Many recent theoretical works on \emph{meta-learning} aim to achieve guarantees in leveraging similar representational structures from related tasks towards simplifying a target task. Importantly, the main aim in theory works on the subject is to understand the extent to which convergence rates -- in learning a common representation -- \emph{may scale with the number $N$ of tasks} (as well as the number of samples per task).
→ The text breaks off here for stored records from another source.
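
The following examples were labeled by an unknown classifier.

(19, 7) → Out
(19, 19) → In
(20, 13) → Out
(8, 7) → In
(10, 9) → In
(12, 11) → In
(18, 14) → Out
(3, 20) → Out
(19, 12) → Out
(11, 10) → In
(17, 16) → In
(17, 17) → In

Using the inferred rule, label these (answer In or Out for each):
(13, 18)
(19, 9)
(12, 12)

The rule appears to be: |first − second| ≤ 1.
(13, 18): |13−18| = 5, does not pass → Out.
(19, 9): |19−9| = 10, does not pass → Out.
(12, 12): |12−12| = 0, checks out → In.

Out, Out, In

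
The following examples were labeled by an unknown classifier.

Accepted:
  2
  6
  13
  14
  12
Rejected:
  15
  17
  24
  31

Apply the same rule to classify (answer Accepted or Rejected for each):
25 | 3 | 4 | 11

One predicate separates the groups cleanly: at most 14.
25 → 25 > 14 → Rejected. 3 → 3 ≤ 14 → Accepted. 4 → 4 ≤ 14 → Accepted. 11 → 11 ≤ 14 → Accepted.

Rejected, Accepted, Accepted, Accepted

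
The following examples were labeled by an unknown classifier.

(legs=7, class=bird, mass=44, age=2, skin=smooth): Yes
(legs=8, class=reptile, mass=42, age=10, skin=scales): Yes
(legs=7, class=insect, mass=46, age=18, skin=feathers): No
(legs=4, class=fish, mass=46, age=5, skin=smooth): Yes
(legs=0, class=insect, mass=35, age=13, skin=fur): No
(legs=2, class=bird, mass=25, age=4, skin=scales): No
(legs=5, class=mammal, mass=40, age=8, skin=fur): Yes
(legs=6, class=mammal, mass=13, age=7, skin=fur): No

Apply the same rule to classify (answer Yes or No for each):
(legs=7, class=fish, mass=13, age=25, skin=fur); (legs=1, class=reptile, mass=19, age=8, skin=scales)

The simplest hypothesis consistent with all the labels is: mass ≥ 35 AND age ≤ 10.
(legs=7, class=fish, mass=13, age=25, skin=fur): mass = 13, age = 25 — lacks this property, so No. (legs=1, class=reptile, mass=19, age=8, skin=scales): mass = 19, age = 8 — lacks this property, so No.

No, No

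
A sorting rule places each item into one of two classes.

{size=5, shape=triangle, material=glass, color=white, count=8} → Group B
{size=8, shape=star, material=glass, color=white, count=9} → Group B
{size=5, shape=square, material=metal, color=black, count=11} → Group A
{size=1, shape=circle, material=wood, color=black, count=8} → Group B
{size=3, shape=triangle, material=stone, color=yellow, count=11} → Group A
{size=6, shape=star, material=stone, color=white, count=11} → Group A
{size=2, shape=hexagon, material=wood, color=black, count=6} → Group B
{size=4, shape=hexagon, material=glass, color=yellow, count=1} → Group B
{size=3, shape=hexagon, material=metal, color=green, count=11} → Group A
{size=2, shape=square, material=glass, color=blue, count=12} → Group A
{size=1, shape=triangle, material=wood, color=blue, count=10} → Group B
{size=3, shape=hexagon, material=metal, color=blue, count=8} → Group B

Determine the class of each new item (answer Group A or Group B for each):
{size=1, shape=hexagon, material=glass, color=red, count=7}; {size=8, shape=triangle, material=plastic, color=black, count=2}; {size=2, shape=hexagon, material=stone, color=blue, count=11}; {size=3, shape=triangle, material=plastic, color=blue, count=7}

Group B, Group B, Group A, Group B

The classifier is using: count ≥ 11.
{size=1, shape=hexagon, material=glass, color=red, count=7} → count = 7 → Group B. {size=8, shape=triangle, material=plastic, color=black, count=2} → count = 2 → Group B. {size=2, shape=hexagon, material=stone, color=blue, count=11} → count = 11 → Group A. {size=3, shape=triangle, material=plastic, color=blue, count=7} → count = 7 → Group B.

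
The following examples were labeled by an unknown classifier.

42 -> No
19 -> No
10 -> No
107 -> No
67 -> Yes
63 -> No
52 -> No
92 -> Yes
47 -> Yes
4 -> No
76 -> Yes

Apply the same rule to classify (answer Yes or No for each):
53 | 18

No, No

'Yes' ⟺ digit sum ≥ 11.
53: No (digit sum 5+3 = 8). 18: No (digit sum 1+8 = 9).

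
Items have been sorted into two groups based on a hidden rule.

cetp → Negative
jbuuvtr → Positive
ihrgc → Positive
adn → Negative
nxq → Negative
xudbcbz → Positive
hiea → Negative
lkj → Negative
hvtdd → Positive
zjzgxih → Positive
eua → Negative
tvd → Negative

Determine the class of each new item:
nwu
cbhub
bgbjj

Negative, Positive, Positive

One predicate separates the groups cleanly: length ≥ 5.
nwu → length 3 → Negative.
cbhub → length 5 → Positive.
bgbjj → length 5 → Positive.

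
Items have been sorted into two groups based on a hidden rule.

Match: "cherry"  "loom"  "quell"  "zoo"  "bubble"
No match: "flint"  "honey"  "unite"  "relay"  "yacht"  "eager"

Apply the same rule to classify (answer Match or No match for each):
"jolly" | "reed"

Match, Match

The classifier is using: has a double letter.
"jolly": Match ('ll' doubled).
"reed": Match ('ee' doubled).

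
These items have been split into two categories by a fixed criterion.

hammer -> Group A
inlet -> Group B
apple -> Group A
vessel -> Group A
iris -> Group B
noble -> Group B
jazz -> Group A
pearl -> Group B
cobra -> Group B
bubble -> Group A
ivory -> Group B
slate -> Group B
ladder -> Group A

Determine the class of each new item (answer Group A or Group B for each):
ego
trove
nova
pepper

Group B, Group B, Group B, Group A

The rule appears to be: has a double letter.
ego → no doubled letter → Group B.
trove → no doubled letter → Group B.
nova → no doubled letter → Group B.
pepper → 'pp' doubled → Group A.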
First steps in this setting demonstrate this property when both the shared representation amongst tasks, and task-specific regression functions, are linear. This linear setting readily reveals the benefits of aggregating tasks, e.g., via averaging arguments. In practice, however, the representation is often highly nonlinear, introducing nontrivial biases in each task that cannot easily be averaged out as in the linear case. In the present work, we derive theoretical guarantees for meta-learning with nonlinear representations. In particular, assuming the shared nonlinearity maps to an infinite-dimensional RKHS, we show that additional biases can be mitigated with careful regularization that leverages the smoothness of task-specific regression functions,

翻译：许多关于\emph{元学习}的近期理论研究旨在利用相关任务中的相似表示结构来简化目标任务，从而获得性能保证。这类理论工作的核心目标是理解收敛速率——在学习共同表示时——\emph{如何随任务数量$N$（以及每个任务的样本数量）扩展}。在该领域的初步研究中，当任务间的共享表示和任务特定回归函数均为线性时，这一性质得以体现。这种线性设定通过平均化等论证方式，清晰揭示了任务聚合的益处。然而在实践中，表示通常具有高度非线性，这会在每个任务中引入难以像线性情形那样通过简单平均消除的非平凡偏差。在本文中，我们推导了非线性表示下元学习的理论保证。特别地，假设共享非线性映射至无限维再生核希尔伯特空间，我们证明可通过利用任务特定回归函数的平滑性，借助精细的正则化来缓解额外偏差。